Arlington, Va.—Even as consumers nationwide suffer under record gas prices, the state of Wisconsin is barring filling stations there from offering lower gas prices to consumers. Wisconsin’s actions are not only arbitrary and irrational; they are unconstitutional according to the Institute for Justice (IJ), a national public interest law firm with a history of defending economic liberty and the rights of entrepreneurs. Today, IJ filed suit in Dane County Circuit Court in Madison on behalf of Wisconsin gas station owner Raj Bhandari looking to restore common sense to gas pricing in the state and constitutionally enshrined limits on government power.

In 2006, Raj purchased and renovated a gas station on the verge of bankruptcy. He quickly turned the business around, in part by offering high quality service at competitive prices. He also began building ties with the community by offering discounted gas to senior citizens and supporters of a youth sports group.
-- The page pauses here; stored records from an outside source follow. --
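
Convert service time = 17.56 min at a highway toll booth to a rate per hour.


μ = 1/(service time) in consistent units.
1 hour = 60 min, so μ = 60/17.56 = 3.4169 per hour

Final: 3.4169 /hr


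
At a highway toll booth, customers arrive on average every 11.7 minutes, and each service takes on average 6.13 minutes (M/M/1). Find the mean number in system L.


λ = 60/11.7 = 5.1282 /hr
μ = 60/6.13 = 9.7879 /hr
ρ = λ/μ = 5.1282/9.7879 = 0.5239
L = ρ/(1−ρ) = 0.5239/0.4761 = 1.1005

Final: 1.1005


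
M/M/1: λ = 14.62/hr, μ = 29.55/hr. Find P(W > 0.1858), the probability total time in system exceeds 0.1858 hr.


W ~ Exponential(μ−λ) for M/M/1.
μ − λ = 29.55 − 14.62 = 14.9300
P(W > t) = e^{−(μ−λ)t} = e^{−2.7740} = 0.062412

Final: 0.062412


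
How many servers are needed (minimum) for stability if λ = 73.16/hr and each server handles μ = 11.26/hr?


Stability requires cμ > λ ⇔ c > λ/μ.
λ/μ = 73.16/11.26 = 6.4973
Minimum integer c = ⌊6.4973⌋ + 1 = 7
Check: 7·11.26 = 78.82 > 73.16, while 6·11.26 = 67.56 ≤ 73.16

Final: 7 servers


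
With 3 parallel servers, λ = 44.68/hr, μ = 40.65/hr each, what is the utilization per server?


ρ = λ/(cμ) = 44.68/(3·40.65) = 44.68/121.95 = 0.3664

Final: 0.3664


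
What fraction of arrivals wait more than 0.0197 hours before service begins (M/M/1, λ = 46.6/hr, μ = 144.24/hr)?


ρ = 46.6/144.24 = 0.3231
P(Wq > t) = ρ·e^{−(μ−λ)t} = 0.3231·e^{−1.9235}
= 0.3231·0.146094 = 0.047199

Final: 0.047199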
Raj soon learned that, incredibly, these popular discounts could subject him to fines of up to $2,500 per gallon.

The Wisconsin Unfair Sales Act, a 1930s relic, makes it illegal to sell gasoline without marking it up either 6 percent over cost or 9.18 percent over the local wholesale price—whichever is higher. This not only stifles competition and harms consumers; it is unconstitutional.
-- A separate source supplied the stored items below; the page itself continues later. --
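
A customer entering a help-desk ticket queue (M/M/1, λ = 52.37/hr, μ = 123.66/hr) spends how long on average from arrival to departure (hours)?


W = 1/(μ−λ) = 1/(123.66 − 52.37) = 1/71.29 = 0.01403 hr

Final: 0.01403 hr


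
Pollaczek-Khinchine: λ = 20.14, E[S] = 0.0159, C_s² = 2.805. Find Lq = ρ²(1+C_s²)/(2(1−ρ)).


ρ = λ·E[S] = 20.14·0.0159 = 0.3202
Lq = ρ²(1+C_s²)/(2(1−ρ)) = 0.1025·(1+2.805)/(2·0.6798)
= 0.1025·3.8050/1.3595 = 0.28699

Final: 0.28699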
“It’s ridiculous in these days of skyrocketing gas prices that Raj is being threatened with thousands of dollars in fines because the government says his gas prices weren’t high enough,” said IJ Staff Attorney Robert McNamara. “Protecting consumers from gasoline that is too inexpensive is like protecting them from pillows that are too soft.”

“Raj Bhandari has a right to earn an honest living without being subject to arbitrary and unconstitutional regulations,” said Dana Berliner, an IJ senior attorney. “Consumers and entrepreneurs—not state capital bureaucrats—should set the price of gas in Wisconsin, like they do in most states.”

More than 30 states allow the kind of competition Wisconsin now outlaws, and three different state supreme courts have struck down similar laws without any negative effects on consumers or small businesses.

IJ President and General Counsel Chip Mellor concluded, “Small businesses are the heart of the American economy and the American Dream. Yet across the nation, the power of government is being abused to deny entrepreneurs their right to earn an honest living. The Institute for Justice will not rest until this fundamental right—the right to economic liberty—is secure for all Americans.”